小魚兒道:"不錯,為了我自己……"他慢慢的將這句話又重複了一次,目中閃動著一種令人難測的光,這使也看起來像是忽然變成了個很深沉的人.花無缺每次看到他目中露出這種光芒來,就知道很快就會有一個人要倒楣,但這次他的物件是誰?小魚兒已緩緩接道:"因為找若讓你現在就死在別人手上,我不但會遺憾終生,而且恐怕難免會痛苦一輩子。"花無缺動容道;"為什麼?"小魚兒道:"因為……"他的話還沒有說出來,突聽一人道;"因為他也要親手殺死你!"這是邀月宮主的聲音,但卻比以前更冷漠。

她的瞼也變了,雖然依舊和以前同樣蒼白冷酷,但臉上卻多了種晶瑩柔潤的光。她的臉以前若是冰,現在就是玉。

小魚兒望著她長長嘆了氣,道:"才兩三天不見,你看來居然又年輕了許多,看來天下的美女那該練你那"明玉功"才是。
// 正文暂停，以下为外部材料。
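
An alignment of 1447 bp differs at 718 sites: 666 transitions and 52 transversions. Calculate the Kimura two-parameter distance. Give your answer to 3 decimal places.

1.586

P = 666/1447 ≈ 0.460263 and Q = 52/1447 ≈ 0.035936.
Under the Kimura two-parameter model, d = −½ ln(1 − 2P − Q) − ¼ ln(1 − 2Q).
1 − 2P − Q = 0.043538, giving −½ ln(0.043538) = 1.567061.
1 − 2Q = 0.928128, giving −¼ ln(0.928128) = 0.018646.
d = 1.567061 + 0.018646 = 1.585707.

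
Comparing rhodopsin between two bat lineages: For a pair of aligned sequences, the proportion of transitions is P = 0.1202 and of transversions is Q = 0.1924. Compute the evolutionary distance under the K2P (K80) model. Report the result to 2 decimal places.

Under the Kimura two-parameter model, d = −½ ln(1 − 2P − Q) − ¼ ln(1 − 2Q).
1 − 2P − Q = 0.5672, giving −½ ln(0.5672) = 0.283522.
1 − 2Q = 0.6152, giving −¼ ln(0.6152) = 0.121452.
d = 0.283522 + 0.121452 = 0.404974.

0.40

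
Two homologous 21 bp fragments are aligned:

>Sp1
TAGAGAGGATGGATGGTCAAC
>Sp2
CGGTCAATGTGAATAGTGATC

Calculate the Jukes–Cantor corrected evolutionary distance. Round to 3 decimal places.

0.899

The sequences differ at 11 of 21 sites, so p = 11/21 ≈ 0.52381.
d = −(3/4) ln(1 − 4p/3) = −0.75 ln(1 − 0.698413) = −0.75 ln(0.301587)
  = −0.75 × (-1.198697) = 0.899023 substitutions/site.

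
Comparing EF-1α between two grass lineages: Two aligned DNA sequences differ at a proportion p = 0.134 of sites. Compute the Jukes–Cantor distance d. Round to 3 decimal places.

0.148

d = −(3/4) ln(1 − 4p/3) = −0.75 ln(1 − 0.178667) = −0.75 ln(0.821333)
  = −0.75 × (-0.196827) = 0.147620 substitutions/site.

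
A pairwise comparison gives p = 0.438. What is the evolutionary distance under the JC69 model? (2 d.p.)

d = −(3/4) ln(1 − 4p/3) = −0.75 ln(1 − 0.584) = −0.75 ln(0.416)
  = −0.75 × (-0.877070) = 0.657803 substitutions/site.

0.66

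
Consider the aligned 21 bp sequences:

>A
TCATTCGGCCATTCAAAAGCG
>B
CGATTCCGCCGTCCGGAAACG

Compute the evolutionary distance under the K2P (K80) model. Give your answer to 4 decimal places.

0.6021

Of 21 sites, 6 differences are transitions and 2 are transversions, so P = 6/21 ≈ 0.285714 and Q = 2/21 ≈ 0.095238.
Under the Kimura two-parameter model, d = −½ ln(1 − 2P − Q) − ¼ ln(1 − 2Q).
1 − 2P − Q = 0.333334, giving −½ ln(0.333334) = 0.549305.
1 − 2Q = 0.809524, giving −¼ ln(0.809524) = 0.052827.
d = 0.549305 + 0.052827 = 0.602132.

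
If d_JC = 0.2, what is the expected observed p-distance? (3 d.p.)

0.176

p = (3/4)(1 − e^(−4d/3)) = 0.75 × (1 − e^(-0.266667)) = 0.75 × (1 − 0.765928) = 0.175554.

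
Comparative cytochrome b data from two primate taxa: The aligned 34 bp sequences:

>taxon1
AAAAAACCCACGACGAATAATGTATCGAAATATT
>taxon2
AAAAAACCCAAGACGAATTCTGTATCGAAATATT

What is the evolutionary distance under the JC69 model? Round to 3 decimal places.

0.094

The sequences differ at 3 of 34 sites (11, 19, 20), so p = 3/34 ≈ 0.088235.
d = −(3/4) ln(1 − 4p/3) = −0.75 ln(1 − 0.117647) = −0.75 ln(0.882353)
  = −0.75 × (-0.125163) = 0.093872 substitutions/site.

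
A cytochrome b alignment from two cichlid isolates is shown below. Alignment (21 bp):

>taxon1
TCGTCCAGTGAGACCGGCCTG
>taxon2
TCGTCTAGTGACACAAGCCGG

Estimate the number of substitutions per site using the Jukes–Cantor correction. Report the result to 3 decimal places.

0.286

The sequences differ at 5 of 21 sites (6, 12, 15, 16, 20), so p = 5/21 ≈ 0.238095.
d = −(3/4) ln(1 − 4p/3) = −0.75 ln(1 − 0.31746) = −0.75 ln(0.68254)
  = −0.75 × (-0.381934) = 0.286451 substitutions/site.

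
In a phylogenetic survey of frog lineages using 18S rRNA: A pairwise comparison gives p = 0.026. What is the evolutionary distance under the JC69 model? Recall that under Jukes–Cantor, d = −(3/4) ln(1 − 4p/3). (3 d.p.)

0.026

d = −(3/4) ln(1 − 4p/3) = −0.75 ln(1 − 0.034667) = −0.75 ln(0.965333)
  = −0.75 × (-0.035282) = 0.026462 substitutions/site.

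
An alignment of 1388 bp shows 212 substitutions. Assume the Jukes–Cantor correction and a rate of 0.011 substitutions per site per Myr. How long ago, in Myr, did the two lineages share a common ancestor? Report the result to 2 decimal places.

7.76

p = 212/1388 ≈ 0.152738.
d = −(3/4) ln(1 − 4p/3) = −0.75 ln(1 − 0.203651) = −0.75 ln(0.796349)
  = −0.75 × (-0.227718) = 0.170789 substitutions/site.
Under a molecular clock d = 2μt, so t = d/(2μ) = 0.170789 / (2 × 0.011) = 7.76 Myr.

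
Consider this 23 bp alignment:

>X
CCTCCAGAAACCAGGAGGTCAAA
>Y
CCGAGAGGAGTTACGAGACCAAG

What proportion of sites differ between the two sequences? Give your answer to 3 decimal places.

The sequences differ at 11 of 23 positions.
p = 11/23 = 0.478260… ≈ 0.478 (to 3 d.p.).

0.478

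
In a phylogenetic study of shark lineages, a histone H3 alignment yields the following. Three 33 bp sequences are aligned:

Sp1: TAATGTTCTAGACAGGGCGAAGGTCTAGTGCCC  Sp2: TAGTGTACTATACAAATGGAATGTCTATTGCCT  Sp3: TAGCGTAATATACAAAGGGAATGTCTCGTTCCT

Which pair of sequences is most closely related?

Sp2 and Sp3

Sp1–Sp2: 10/33 differ, p = 0.303, d = 0.388.
Sp1–Sp3: 12/33 differ, p = 0.364, d = 0.497.
Sp2–Sp3: 6/33 differ, p = 0.182, d = 0.208.
The smallest distance is between Sp2 and Sp3.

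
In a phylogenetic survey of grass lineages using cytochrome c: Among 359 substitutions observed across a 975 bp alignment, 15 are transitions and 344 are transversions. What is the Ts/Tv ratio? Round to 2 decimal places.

0.04

R = 15/344 = 0.043604… ≈ 0.04 (to 2 d.p.).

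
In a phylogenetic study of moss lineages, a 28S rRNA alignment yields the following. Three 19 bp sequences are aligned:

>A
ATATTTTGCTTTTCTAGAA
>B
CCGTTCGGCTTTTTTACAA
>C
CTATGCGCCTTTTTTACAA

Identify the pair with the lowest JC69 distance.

B and C

A–B: 7/19 differ, p = 0.368, d = 0.507.
A–C: 7/19 differ, p = 0.368, d = 0.507.
B–C: 4/19 differ, p = 0.211, d = 0.247.
The smallest distance is between B and C.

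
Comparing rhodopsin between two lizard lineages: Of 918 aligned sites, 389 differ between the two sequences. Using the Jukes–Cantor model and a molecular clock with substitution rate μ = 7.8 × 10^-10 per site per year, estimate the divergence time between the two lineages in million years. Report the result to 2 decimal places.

400.19

p = 389/918 ≈ 0.423747.
d = −(3/4) ln(1 − 4p/3) = −0.75 ln(1 − 0.564996) = −0.75 ln(0.435004)
  = −0.75 × (-0.832400) = 0.624300 substitutions/site.
Under a molecular clock d = 2μt, so t = d/(2μ) = 0.624300 / (2 × 7.8 × 10^-10) = 400.19 million years.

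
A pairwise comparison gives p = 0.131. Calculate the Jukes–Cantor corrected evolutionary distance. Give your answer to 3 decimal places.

0.144

d = −(3/4) ln(1 − 4p/3) = −0.75 ln(1 − 0.174667) = −0.75 ln(0.825333)
  = −0.75 × (-0.191968) = 0.143976 substitutions/site.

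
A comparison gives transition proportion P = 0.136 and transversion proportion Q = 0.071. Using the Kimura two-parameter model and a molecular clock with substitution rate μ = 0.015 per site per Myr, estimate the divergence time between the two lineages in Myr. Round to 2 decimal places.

8.28

Under the Kimura two-parameter model, d = −½ ln(1 − 2P − Q) − ¼ ln(1 − 2Q).
1 − 2P − Q = 0.657, giving −½ ln(0.657) = 0.210036.
1 − 2Q = 0.858, giving −¼ ln(0.858) = 0.038288.
d = 0.210036 + 0.038288 = 0.248324.
Under a molecular clock d = 2μt, so t = d/(2μ) = 0.248324 / (2 × 0.015) = 8.28 Myr.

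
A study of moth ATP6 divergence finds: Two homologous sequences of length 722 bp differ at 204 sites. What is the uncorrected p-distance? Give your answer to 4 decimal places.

p = 204/722 = 0.282548… ≈ 0.2825 (to 4 d.p.).

0.2825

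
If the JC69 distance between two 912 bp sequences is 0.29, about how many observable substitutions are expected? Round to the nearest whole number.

219

Invert JC69: p = (3/4)(1 − e^(−4d/3)) = 0.75 × (1 − e^(-0.386667)) = 0.75 × (1 − 0.679317) = 0.240512.
Expected differing sites = pL ≈ 0.240512 × 912 = 219.346944 ≈ 219.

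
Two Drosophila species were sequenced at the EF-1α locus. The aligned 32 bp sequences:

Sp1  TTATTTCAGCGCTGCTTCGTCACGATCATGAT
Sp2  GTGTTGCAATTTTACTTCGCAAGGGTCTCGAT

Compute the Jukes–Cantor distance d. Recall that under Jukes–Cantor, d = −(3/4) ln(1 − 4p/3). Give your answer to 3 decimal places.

0.657

The sequences differ at 14 of 32 sites, so p = 14/32 = 0.4375.
d = −(3/4) ln(1 − 4p/3) = −0.75 ln(1 − 0.583333) = −0.75 ln(0.416667)
  = −0.75 × (-0.875468) = 0.656601 substitutions/site.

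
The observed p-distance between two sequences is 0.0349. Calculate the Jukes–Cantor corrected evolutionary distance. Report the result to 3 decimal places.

d = −(3/4) ln(1 − 4p/3) = −0.75 ln(1 − 0.046533) = −0.75 ln(0.953467)
  = −0.75 × (-0.047650) = 0.035738 substitutions/site.

0.036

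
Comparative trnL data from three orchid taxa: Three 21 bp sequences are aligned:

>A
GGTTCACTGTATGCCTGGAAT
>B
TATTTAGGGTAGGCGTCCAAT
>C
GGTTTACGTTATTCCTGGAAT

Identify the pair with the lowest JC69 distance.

A and C

A–B: 9/21 differ, p = 0.429, d = 0.635.
A–C: 4/21 differ, p = 0.190, d = 0.220.
B–C: 9/21 differ, p = 0.429, d = 0.635.
The smallest distance is between A and C.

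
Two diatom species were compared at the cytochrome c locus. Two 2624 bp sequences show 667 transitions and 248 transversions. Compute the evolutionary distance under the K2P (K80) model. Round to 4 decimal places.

0.5142

P = 667/2624 ≈ 0.254192 and Q = 248/2624 ≈ 0.094512.
Under the Kimura two-parameter model, d = −½ ln(1 − 2P − Q) − ¼ ln(1 − 2Q).
1 − 2P − Q = 0.397104, giving −½ ln(0.397104) = 0.461779.
1 − 2Q = 0.810976, giving −¼ ln(0.810976) = 0.052379.
d = 0.461779 + 0.052379 = 0.514158.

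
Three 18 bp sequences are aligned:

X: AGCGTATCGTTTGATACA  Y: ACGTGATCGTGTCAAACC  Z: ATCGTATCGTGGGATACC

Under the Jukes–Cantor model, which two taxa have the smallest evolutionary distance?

X–Y: 8/18 differ, p = 0.444, d = 0.673.
X–Z: 4/18 differ, p = 0.222, d = 0.264.
Y–Z: 7/18 differ, p = 0.389, d = 0.548.
The smallest distance is between X and Z.

X and Z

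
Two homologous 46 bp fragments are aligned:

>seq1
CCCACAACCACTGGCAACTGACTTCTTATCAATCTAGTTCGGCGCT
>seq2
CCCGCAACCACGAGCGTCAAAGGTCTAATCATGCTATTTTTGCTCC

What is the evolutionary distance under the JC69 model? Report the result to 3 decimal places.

0.509

The sequences differ at 17 of 46 sites, so p = 17/46 ≈ 0.369565.
d = −(3/4) ln(1 − 4p/3) = −0.75 ln(1 − 0.492753) = −0.75 ln(0.507247)
  = −0.75 × (-0.678757) = 0.509068 substitutions/site.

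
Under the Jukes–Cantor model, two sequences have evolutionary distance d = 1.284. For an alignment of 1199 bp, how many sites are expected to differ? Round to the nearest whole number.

737

Invert JC69: p = (3/4)(1 − e^(−4d/3)) = 0.75 × (1 − e^(-1.712)) = 0.75 × (1 − 0.180504) = 0.614622.
Expected differing sites = pL ≈ 0.614622 × 1199 = 736.931778 ≈ 737.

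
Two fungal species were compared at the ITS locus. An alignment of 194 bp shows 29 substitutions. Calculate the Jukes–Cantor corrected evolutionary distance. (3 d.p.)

p = 29/194 ≈ 0.149485.
d = −(3/4) ln(1 − 4p/3) = −0.75 ln(1 − 0.199313) = −0.75 ln(0.800687)
  = −0.75 × (-0.222285) = 0.166714 substitutions/site.

0.167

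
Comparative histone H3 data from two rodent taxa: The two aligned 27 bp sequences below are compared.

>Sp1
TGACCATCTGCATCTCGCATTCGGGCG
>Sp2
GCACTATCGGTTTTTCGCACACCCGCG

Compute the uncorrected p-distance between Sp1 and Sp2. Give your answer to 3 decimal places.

0.407

The sequences differ at 11 of 27 positions.
p = 11/27 = 0.407407… ≈ 0.407 (to 3 d.p.).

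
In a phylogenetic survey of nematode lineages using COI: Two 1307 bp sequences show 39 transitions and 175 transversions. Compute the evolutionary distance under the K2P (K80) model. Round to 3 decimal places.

P = 39/1307 ≈ 0.029839 and Q = 175/1307 ≈ 0.133894.
Under the Kimura two-parameter model, d = −½ ln(1 − 2P − Q) − ¼ ln(1 − 2Q).
1 − 2P − Q = 0.806428, giving −½ ln(0.806428) = 0.107570.
1 − 2Q = 0.732212, giving −¼ ln(0.732212) = 0.077921.
d = 0.107570 + 0.077921 = 0.185491.

0.185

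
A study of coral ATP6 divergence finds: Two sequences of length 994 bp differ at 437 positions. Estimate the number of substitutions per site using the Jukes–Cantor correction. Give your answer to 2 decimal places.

p = 437/994 ≈ 0.439638.
d = −(3/4) ln(1 − 4p/3) = −0.75 ln(1 − 0.586184) = −0.75 ln(0.413816)
  = −0.75 × (-0.882334) = 0.661751 substitutions/site.

0.66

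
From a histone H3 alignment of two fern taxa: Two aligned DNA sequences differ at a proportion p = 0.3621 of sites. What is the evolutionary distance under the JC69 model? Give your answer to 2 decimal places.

d = −(3/4) ln(1 − 4p/3) = −0.75 ln(1 − 0.4828) = −0.75 ln(0.5172)
  = −0.75 × (-0.659326) = 0.494495 substitutions/site.

0.49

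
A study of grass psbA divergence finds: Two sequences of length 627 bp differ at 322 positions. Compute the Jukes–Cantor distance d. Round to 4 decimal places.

p = 322/627 ≈ 0.513557.
d = −(3/4) ln(1 − 4p/3) = −0.75 ln(1 − 0.684743) = −0.75 ln(0.315257)
  = −0.75 × (-1.154367) = 0.865775 substitutions/site.

0.8658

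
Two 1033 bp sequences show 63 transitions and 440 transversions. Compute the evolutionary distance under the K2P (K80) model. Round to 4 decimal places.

0.8744

P = 63/1033 ≈ 0.060987 and Q = 440/1033 ≈ 0.425944.
Under the Kimura two-parameter model, d = −½ ln(1 − 2P − Q) − ¼ ln(1 − 2Q).
1 − 2P − Q = 0.452082, giving −½ ln(0.452082) = 0.396946.
1 − 2Q = 0.148112, giving −¼ ln(0.148112) = 0.477447.
d = 0.396946 + 0.477447 = 0.874393.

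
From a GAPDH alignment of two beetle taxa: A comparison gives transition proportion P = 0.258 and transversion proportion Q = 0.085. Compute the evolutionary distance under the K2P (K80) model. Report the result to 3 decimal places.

0.506

Under the Kimura two-parameter model, d = −½ ln(1 − 2P − Q) − ¼ ln(1 − 2Q).
1 − 2P − Q = 0.399, giving −½ ln(0.399) = 0.459397.
1 − 2Q = 0.83, giving −¼ ln(0.83) = 0.046582.
d = 0.459397 + 0.046582 = 0.505979.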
"邀月宮主只是冷冷瞪著他,也不說話。

小魚兒又嘆了口氣,道;"自從我將你們救出來之後,你就又不理我了,有時我真想永遠被關在那老鼠洞裡,那時你多聽我的話,對我多客氣。"邀月宮主臉色變了變,道;"你的話說完了麼?"小魚兒笑道:"說完了,我只不過是想提醒你一次,若不是我,你就算變得再年輕,不出幾天還是要被困死在那老鼠洞裡。"從山頂望下去,白雲飄渺,長江蜿蜒如帶。燕南天孤獨的站在山巔最高處,看來是那麼寂寞,但他早已學會忍受寂寞,自古以來,無論誰想站在群山最高處,就得先學會如同忍受寂寞,山上並不只他一個人,但每個人都似乎距離他很遙遠。山風振起了他衣袂,白雲一片片自他眼前飄過。

慕容珊珊忽然長長嘆了口氣,黯然道:"前不見古人,後不見來者……燕大俠雖然絕代英雄但這一生中又幾曾享受過什麼歡樂?"慕容珊珊嘆道:"看來一個人還是平凡些好。"慕容雙也嘆了口氣,悠悠道:"我欲乘風歸去,又恐瓊樓玉宇高處不勝寒……"突聽一人呼道:"來了,來了。"慕容雙道:"什麼人來了?"她轉過身,已瞧見白雲繚繞間出現了小魚兒和花無缺的身影。

山風更急,天色卻漸漸黯了。

蘇櫻茫然走著,也不知走了多遠,也不知已走到那裡?她只恨不能有一陣霹靂擊下,將她整個人都震得四分五裂,一片片被風吹走,吹到天涯海角,吹得越遠越好。她又恨不得小魚兒會忽然趕來,跪在她腳下,求她寬恕,求她原諒,而且發誓以後永遠再不離開她。

但小魚兒並沒有來,霹靂也沒有擊下。杯中的苦酒還滿著,她也不知到何時才能喝光。

從鐵心蘭站著的地方,可以看得到小魚兒,也可以看得到花無缺,她看到花無缺目光中的痛苦之色,自己的心也碎了。小魚兒卻仍然在笑著,彷佛一點也不擔心,他難道早已算準花無缺會殺他?還是他已有對付花無缺的把握?鐵心蘭咬著嘴唇,咬得出血,血是鹹的,心卻是苦的,但她的苦心又有誰知道?